Ein Designer ist ein Künstler, der Gebrauchsgegenstände wie Kleidung gestaltet. Art und Weise sind absolut ihm überlassen. Das Wort "Schöpfung" im Sinne von "etwas schaffen, kreieren" birgt zwei Aspekte in sich. Erstens den religiösen Aspekt. Mode ist keine Religion, sie bietet keine "Lebensanleitung", so wie viele meinen, Mode sei eine Sicht der Dinge. Das halte ich für übertrieben, allerdings leuchtet mir eine andere Interpretation sofort ein: so, wie Gott aus dem Nichts die Menschheit geschaffen hat, so versucht auch der Designer innovative Wege zu finden, um Neues zu entwerfen. Dabei kommt die zweite Verständnisebene ins Spiel. Egal, ob man Ruhe schöpft, oder mit der Kelle schöpft, es gibt etwas anderes, aus dem geschöpft wird. Ob ich Entspannung im Musikhören finde oder die Kelle in die Suppe tauche, ist in dem Sinne also unrelevant. Die Quelle liegt nicht in uns.
Inspirationquellen sind heutzutage die Medien, die Kulturen und andere sehr abstrakte Begriffe. Ich wage zu behaupten, dass der Vintagehype dieses extreme Zurückwenden in der Modewelt sehr gefördert hat. Wenn müffelnde, von anderen bereits getragene Kleidung so gern kombiniert wird, um sich möglichst individuell abzugrenzen, warum sollte dann auch nicht Mode mit dem Flair der nahen Vergangenheit Erfolg haben? Das ist sehr pragmatisch gedacht, aber ich finde es trotzdem nicht abwegig.
Ich möchte allerdings keinen Designer des Mangels an eigenen Ideen beschuldigen.
Vielmehr handelt es sich hierbei um den aktuellen Zustand unserer westlichen, weißen Gesellschaft und Kultur, der sich auf die Schöpfenden auswirkt. Das Innovationsbestreben der Moderne ist heute überholt, in der Postmoderne ist man "weiter": vieles ist ausgekämpft, befreit und demokratisiert. Jetzt heißt es eher quer denken und in Frage stellen . (Den entscheidenden Wesenszug der Postmoderne kann man bei wikipedia ganz gut nachvollziehen, aber der ist hier nicht ansatzweise erfasst, da er eher unrelevant für meine Argumentation ist.) Die Innovation tritt also nicht durch neue Formen in Erscheinung, sondern im neuen Verständnis von bereits Vorhandenem.
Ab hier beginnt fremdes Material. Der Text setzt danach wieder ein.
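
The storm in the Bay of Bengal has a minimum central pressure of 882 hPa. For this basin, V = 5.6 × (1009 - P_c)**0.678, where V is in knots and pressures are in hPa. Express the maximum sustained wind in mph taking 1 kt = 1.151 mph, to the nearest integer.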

Wahrscheinlich hapert es bei mir deshalb, dass ich den Kontext viel zu sehr aus den Augen verliere. Vielleicht bewerte ich die aktuellen Trends und Entwicklungen sogar unter. Aber nichts desto trotz habe ich keine Lust, im kommenden Sommer wieder bloß zwischen Trends wie "Landmädchen" und "Großstadthippie" wählen zu können. Was ich aus meinen kulturwissenschaftlichen Vorlesungen mitgenommen habe ist, dass das, was wir als "Fortschritt" oder "Entwicklung" bezeichnen, nicht bedeutet, dass es ein Ideal gibt, das es zu erreichen gilt. Niemand sagt, dass Fortschritt immer positiv zu Werten ist. So in etwa steht es aktuell auch um Mode.
Vielen Dank für´s Vorbeischauen und Lesen!